Joe pushes Jessica forward. ‘She’s just a brat yet. She can start as a tar boy, learn the trade. Don’t need size for that, do you? She don’t look no different to a boy and I’ll wager she’ll work harder than all of them little buggers.’

‘Yeah, but—’

‘Mr Malloy, what with the Wolseley engine and the wool press, there’s such a racket going o

n she won’t hear a flaming word unless they cup their hands and shout it down her earhole. It’s just noise in there. If she does a good job they’ll soon enough forget she’s a girl and if she don’t measure up she’ll get the flick same as anyone else.’ Jessica can sense Joe trying to keep calm, trying not to plead with the foreman. ‘Just give the girlie a chance to prove herself, Mr Malloy.’Mike Malloy looks at Joe. ‘Mate, I’d like to, we’ve worked together a long time, but I don’t think it’s within me authority t’hire a sheila. I’ll need to ask Mr Thomas.’ He frowns, thinking of something else. ‘What about when she’s taking her dinner with the men?’

‘She’ll manage, Mr Malloy, she’ll be sitting right next to her daddy.’

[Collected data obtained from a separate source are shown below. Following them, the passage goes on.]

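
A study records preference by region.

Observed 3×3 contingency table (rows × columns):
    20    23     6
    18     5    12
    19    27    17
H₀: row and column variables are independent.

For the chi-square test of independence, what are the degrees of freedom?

df = (r−1)(c−1) = (3−1)·(3−1) = 4

degrees of freedom = 4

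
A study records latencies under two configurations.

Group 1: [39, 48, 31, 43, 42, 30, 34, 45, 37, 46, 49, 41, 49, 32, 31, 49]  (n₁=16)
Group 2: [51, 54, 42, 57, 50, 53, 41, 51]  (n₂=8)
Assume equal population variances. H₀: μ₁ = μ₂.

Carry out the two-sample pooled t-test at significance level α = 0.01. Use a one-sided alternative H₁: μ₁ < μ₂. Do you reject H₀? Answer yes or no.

reject H₀: yes

x̄₁=40.375, s₁=7.079, n₁=16
x̄₂=49.875, s₂=5.617, n₂=8
s_p² = [15·7.079² + 7·5.617²]/22 = 44.2102
SE = √(s_p²·(1/16+1/8)) = 2.8791
t = (40.375−49.875)/2.8791 = -3.2996
df = 22
p-value (one-sided, H₁ less) = 0.00163
At α=0.01: p < α → reject H₀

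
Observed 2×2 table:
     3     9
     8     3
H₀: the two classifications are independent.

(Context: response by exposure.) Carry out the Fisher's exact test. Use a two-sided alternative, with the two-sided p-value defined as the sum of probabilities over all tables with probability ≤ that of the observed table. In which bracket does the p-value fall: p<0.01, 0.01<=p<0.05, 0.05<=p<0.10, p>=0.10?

Margins: r₁=12, r₂=11, c₁=11, c₂=12, n=23
p_obs = C(12,3)·C(11,8)/C(23,11); sum pmf over tables with pmf ≤ p_obs
p-value (two-sided) = 0.03913
→ bracket: 0.01<=p<0.05

p-value bracket: 0.01<=p<0.05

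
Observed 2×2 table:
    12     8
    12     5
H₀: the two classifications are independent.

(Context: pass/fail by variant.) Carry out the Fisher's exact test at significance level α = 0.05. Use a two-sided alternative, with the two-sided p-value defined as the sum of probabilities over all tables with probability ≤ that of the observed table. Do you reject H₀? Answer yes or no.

reject H₀: no

Margins: r₁=20, r₂=17, c₁=24, c₂=13, n=37
p_obs = C(20,12)·C(17,12)/C(37,24); sum pmf over tables with pmf ≤ p_obs
p-value (two-sided) = 0.73070
At α=0.05: p ≥ α → fail to reject H₀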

The foreman laughs — it’s a fair enough answer. Joe Bergman is still a big man and has earned a lot of respect with his fists in the past. There’s not too many in the shed will truck with him even now he’s getting to be an old bastard. Mike Malloy sighs. ‘I’ll speak to the owner, Joe. That’s all I can promise. Fair enough?’

Joe nods, though he’s not too happy. Jessica knows that he didn’t want to involve George Thomas.

They are kept waiting outside the tally clerk’s office for two hours before the owner finally appears, Mike Malloy beside him. George Thomas is a smallish barrel of a man with a big gut and a very red face, and even with him wearing a hat you know he must be bald on top. He’s dressed up to the nines, wearing riding boots, jodhpurs, a tweed jacket and tie. Jessica wonders if he’s off to a meeting or the races or something until Joe tells her later that’s how owners dress in the shearing season. ‘This your girl, Joe?’ he asks, pointing a stubby finger at Jessica.